By 1973, the Cantrills had begun to feel stifled in Australia, and sensed that they were being “pushed out by the film establishment and the official endorsement of all that is trivial and worthless in the Australian film scene…”. Their next move was to the US, where Arthur taught in film production, history and criticism at the universities of Oklahoma and Penn State. During this time, they screened their work throughout North America and met several other leading figures in independent cinema and the burgeoning video art scene. (This is evidenced in the concurrent editions of the Filmnotes of this time, which they continued to publish while abroad, and included pieces from Brakhage, Nam June Paik, Woody and Steina Valuska, and Markopoulos.) Notably, they screened their work at the 10th and 11th installments of Charlotte Moorman’s New York Avant-Garde Festivals (held at Grand Central Terminal and Shea Stadium respectively), and, in 1975, they also became the first Australia filmmakers to have a “Cineprobe” of their work at MoMA. (They would be the subjects of two further Cineprobes in 1988 and 2000.

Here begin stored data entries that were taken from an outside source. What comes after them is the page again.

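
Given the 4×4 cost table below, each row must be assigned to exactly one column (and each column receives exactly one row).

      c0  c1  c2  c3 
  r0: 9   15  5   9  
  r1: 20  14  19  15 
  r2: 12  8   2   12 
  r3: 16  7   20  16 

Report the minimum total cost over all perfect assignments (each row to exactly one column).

optimal assignment: row0→col0 (cost 9), row1→col3 (cost 15), row2→col2 (cost 2), row3→col1 (cost 7)
total = 9 + 15 + 2 + 7 = 33

Minimum assignment cost: 33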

In 1975, the Cantrills returned to Melbourne, where they were based for over thirty years, and continued to make much of their seminal work across film-portraiture, experimental sound, expanded cinema, autobiographical film, teaching, writing, and publishing (The Filmnotes continued regularly until its final, 100th edition in 2000). Their work is held in major archives and galleries around the world, including the Royal Film Archive of Belgium (Brussels), Freunde der Deutschen Kinemathek (Berlin), the Centre Georges Pompidou (Paris), MoMA (New York), the Australia Centre for the Moving Image (Melbourne) and National Film and Sound Archive of Australia (Canberra). The Filmnotes are held in the National Gallery of Victoria’s Shaw Research Library.